This was the first book by K.J.Parker that I've had the pleasure to read, and will certainly not be the last. I am new to the fantasy genre, though not quite a virgin (I'm well read in the Sci-Fi genre, if that counts for something). That said, "Devices And Desires" was clearly the best that I've read so far in the fantasy genre. Parker has clearly done her research with the sort of dilligence and attention to detail that rivals anything that could be expected of the central character of the book.
The story centers around Ziani Vaazes, the unlikely unconventional protagonist-victim-anti-hero. He's a single minded genius of an engineer, who, after some unfortunate events, is forced to work with the material flesh and bone, of human motivations, alliances and betrayals, to construct his grand and terrible machine, that is the only means to achieve a purpose ludicrously simple and mundane. A purpose he cannot avoid working towards, as he puts it, any more than a rock pushed of a ledge can help falling.
Devices And Desires is full of interesting personalities, depth in all fronts, intrigue of human relations with the often banal, almost trivial reasons that can lead to the slaughter of armies and the death of nations. And detail. Lots of detailed knowledge, yet never tedious.

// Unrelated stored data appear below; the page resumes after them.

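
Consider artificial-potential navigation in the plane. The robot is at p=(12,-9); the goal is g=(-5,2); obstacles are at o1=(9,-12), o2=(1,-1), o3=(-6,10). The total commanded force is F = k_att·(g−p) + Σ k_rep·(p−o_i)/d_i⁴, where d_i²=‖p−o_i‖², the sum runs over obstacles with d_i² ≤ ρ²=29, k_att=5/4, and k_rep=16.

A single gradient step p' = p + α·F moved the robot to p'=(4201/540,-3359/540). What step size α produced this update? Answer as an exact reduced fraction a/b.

α = 1/5

F_att = 5/4·(g−p) = 5/4·(-17,11) = (-21.2500,13.7500)
o1: d²=18 ≤ ρ²=29; F_rep = 16·(3,3)/18² = (0.1481,0.1481)
o2: d²=185 > ρ²=29 → inactive
o3: d²=685 > ρ²=29 → inactive
F = F_att + ΣF_rep = (-21.1019,13.8981)
Δp = p'−p = (-4.2204,2.7796); α = Δx/Fx = (-2279/540) / (-2279/108) = 1/5
check: Δy/Fy = (1501/540) / (1501/108) = 1/5 ✓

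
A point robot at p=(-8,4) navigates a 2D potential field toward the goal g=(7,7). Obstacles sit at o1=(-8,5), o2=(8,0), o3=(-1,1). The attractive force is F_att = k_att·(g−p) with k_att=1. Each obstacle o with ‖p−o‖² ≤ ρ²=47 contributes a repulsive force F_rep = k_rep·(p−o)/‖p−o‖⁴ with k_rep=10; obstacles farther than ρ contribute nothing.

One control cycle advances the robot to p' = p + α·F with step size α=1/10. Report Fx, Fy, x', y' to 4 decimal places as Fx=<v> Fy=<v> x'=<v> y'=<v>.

F_att = 1·(g−p) = 1·(15,3) = (15.0000,3.0000)
o1: d²=1 ≤ ρ²=47; F_rep = 10·(0,-1)/1² = (0.0000,-10.0000)
o2: d²=272 > ρ²=47 → inactive
o3: d²=58 > ρ²=47 → inactive
F = F_att + ΣF_rep = (15.0000,-7.0000)
p' = p + 1/10·F = (-6.5000,3.3000)

Fx=15.0000 Fy=-7.0000 x'=-6.5000 y'=3.3000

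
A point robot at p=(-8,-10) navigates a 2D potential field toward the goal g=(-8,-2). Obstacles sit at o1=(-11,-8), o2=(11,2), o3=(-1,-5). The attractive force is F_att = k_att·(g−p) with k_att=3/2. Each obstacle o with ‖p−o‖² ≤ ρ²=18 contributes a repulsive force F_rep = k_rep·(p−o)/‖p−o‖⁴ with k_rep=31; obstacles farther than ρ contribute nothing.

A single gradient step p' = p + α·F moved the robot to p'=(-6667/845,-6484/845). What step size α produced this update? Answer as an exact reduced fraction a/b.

α = 1/5

F_att = 3/2·(g−p) = 3/2·(0,8) = (0.0000,12.0000)
o1: d²=13 ≤ ρ²=18; F_rep = 31·(3,-2)/13² = (0.5503,-0.3669)
o2: d²=505 > ρ²=18 → inactive
o3: d²=74 > ρ²=18 → inactive
F = F_att + ΣF_rep = (0.5503,11.6331)
Δp = p'−p = (0.1101,2.3266); α = Δx/Fx = (93/845) / (93/169) = 1/5
check: Δy/Fy = (1966/845) / (1966/169) = 1/5 ✓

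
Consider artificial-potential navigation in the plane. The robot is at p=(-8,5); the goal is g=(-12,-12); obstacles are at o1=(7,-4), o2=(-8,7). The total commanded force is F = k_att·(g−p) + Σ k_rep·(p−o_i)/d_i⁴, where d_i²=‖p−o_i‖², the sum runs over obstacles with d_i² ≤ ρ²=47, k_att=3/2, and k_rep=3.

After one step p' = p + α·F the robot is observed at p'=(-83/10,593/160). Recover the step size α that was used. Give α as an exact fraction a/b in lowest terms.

F_att = 3/2·(g−p) = 3/2·(-4,-17) = (-6.0000,-25.5000)
o1: d²=306 > ρ²=47 → inactive
o2: d²=4 ≤ ρ²=47; F_rep = 3·(0,-2)/4² = (0.0000,-0.3750)
F = F_att + ΣF_rep = (-6.0000,-25.8750)
Δp = p'−p = (-0.3000,-1.2937); α = Δx/Fx = (-3/10) / (-6) = 1/20
check: Δy/Fy = (-207/160) / (-207/8) = 1/20 ✓

α = 1/20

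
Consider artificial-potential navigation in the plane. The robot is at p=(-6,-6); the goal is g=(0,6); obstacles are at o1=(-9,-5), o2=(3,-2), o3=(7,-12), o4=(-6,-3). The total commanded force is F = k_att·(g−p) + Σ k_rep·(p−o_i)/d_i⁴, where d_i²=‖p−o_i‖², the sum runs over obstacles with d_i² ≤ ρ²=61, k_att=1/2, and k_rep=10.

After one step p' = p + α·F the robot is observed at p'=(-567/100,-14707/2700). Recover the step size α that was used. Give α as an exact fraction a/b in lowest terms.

α = 1/10

F_att = 1/2·(g−p) = 1/2·(6,12) = (3.0000,6.0000)
o1: d²=10 ≤ ρ²=61; F_rep = 10·(3,-1)/10² = (0.3000,-0.1000)
o2: d²=97 > ρ²=61 → inactive
o3: d²=205 > ρ²=61 → inactive
o4: d²=9 ≤ ρ²=61; F_rep = 10·(0,-3)/9² = (0.0000,-0.3704)
F = F_att + ΣF_rep = (3.3000,5.5296)
Δp = p'−p = (0.3300,0.5530); α = Δx/Fx = (33/100) / (33/10) = 1/10
check: Δy/Fy = (1493/2700) / (1493/270) = 1/10 ✓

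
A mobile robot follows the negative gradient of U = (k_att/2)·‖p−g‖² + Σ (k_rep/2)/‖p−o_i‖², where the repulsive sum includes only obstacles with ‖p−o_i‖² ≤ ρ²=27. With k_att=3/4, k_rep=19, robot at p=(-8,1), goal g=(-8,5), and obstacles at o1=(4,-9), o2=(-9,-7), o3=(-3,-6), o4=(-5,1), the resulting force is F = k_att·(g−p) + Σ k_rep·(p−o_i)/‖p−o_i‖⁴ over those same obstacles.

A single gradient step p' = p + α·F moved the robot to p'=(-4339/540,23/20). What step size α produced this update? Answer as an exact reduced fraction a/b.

F_att = 3/4·(g−p) = 3/4·(0,4) = (0.0000,3.0000)
o1: d²=244 > ρ²=27 → inactive
o2: d²=65 > ρ²=27 → inactive
o3: d²=74 > ρ²=27 → inactive
o4: d²=9 ≤ ρ²=27; F_rep = 19·(-3,0)/9² = (-0.7037,0.0000)
F = F_att + ΣF_rep = (-0.7037,3.0000)
Δp = p'−p = (-0.0352,0.1500); α = Δx/Fx = (-19/540) / (-19/27) = 1/20
check: Δy/Fy = (3/20) / (3) = 1/20 ✓

α = 1/20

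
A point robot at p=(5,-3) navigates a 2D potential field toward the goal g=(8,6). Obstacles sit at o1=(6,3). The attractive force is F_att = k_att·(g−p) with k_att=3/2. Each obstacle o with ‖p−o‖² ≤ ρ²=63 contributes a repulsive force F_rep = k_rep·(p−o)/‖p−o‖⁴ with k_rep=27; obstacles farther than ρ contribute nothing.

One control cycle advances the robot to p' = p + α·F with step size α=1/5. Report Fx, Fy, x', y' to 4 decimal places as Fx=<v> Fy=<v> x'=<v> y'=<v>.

F_att = 3/2·(g−p) = 3/2·(3,9) = (4.5000,13.5000)
o1: d²=37 ≤ ρ²=63; F_rep = 27·(-1,-6)/37² = (-0.0197,-0.1183)
F = F_att + ΣF_rep = (4.4803,13.3817)
p' = p + 1/5·F = (5.8961,-0.3237)

Fx=4.4803 Fy=13.3817 x'=5.8961 y'=-0.3237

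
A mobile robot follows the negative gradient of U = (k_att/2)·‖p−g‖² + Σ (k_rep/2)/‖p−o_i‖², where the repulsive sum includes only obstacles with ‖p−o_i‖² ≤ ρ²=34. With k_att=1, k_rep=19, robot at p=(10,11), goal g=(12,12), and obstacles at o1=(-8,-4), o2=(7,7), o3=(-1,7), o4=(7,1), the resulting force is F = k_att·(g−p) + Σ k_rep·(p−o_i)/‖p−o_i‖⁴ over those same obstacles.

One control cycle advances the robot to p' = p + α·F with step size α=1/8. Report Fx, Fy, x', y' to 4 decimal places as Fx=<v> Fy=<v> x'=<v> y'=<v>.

F_att = 1·(g−p) = 1·(2,1) = (2.0000,1.0000)
o1: d²=549 > ρ²=34 → inactive
o2: d²=25 ≤ ρ²=34; F_rep = 19·(3,4)/25² = (0.0912,0.1216)
o3: d²=137 > ρ²=34 → inactive
o4: d²=109 > ρ²=34 → inactive
F = F_att + ΣF_rep = (2.0912,1.1216)
p' = p + 1/8·F = (10.2614,11.1402)

Fx=2.0912 Fy=1.1216 x'=10.2614 y'=11.1402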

Also a well balanced end, tying up many lose ends, giving a feeling of an end of an epoch; yet hinting at things to come, and whole new battles to fight, as Vaatzes' machine grinds it's gears.
As a SciFi fan with a naturalistic world view, I also appreciated the fact that the world is not infused with magic, ghosts and goblins, but rather is confined to the much more interesting wonders of the natural world. The only thing about the world of the book where I had to suspend my disbelief was the complete lack of religions (unless you count the mezentine's religious attitude towards precision of engineering, and the organization around it as religion). While being irreligious myself, I do believe that evidence shows that societies lacking religions or at least prominent superstitions completely (in reality, rather than just on paper) are as unlikely as any of the most fantastic absurdities fathomed by fantasy writers. This strange ommision can, howerver, be forgiven, as world created by Parker is so rich and satisfying in numerous other respects. Devices And Desires is an impressive piece of work, and a real page turner.
While anchiously waiting for the sequel, I'll certainly look into Parker's other works.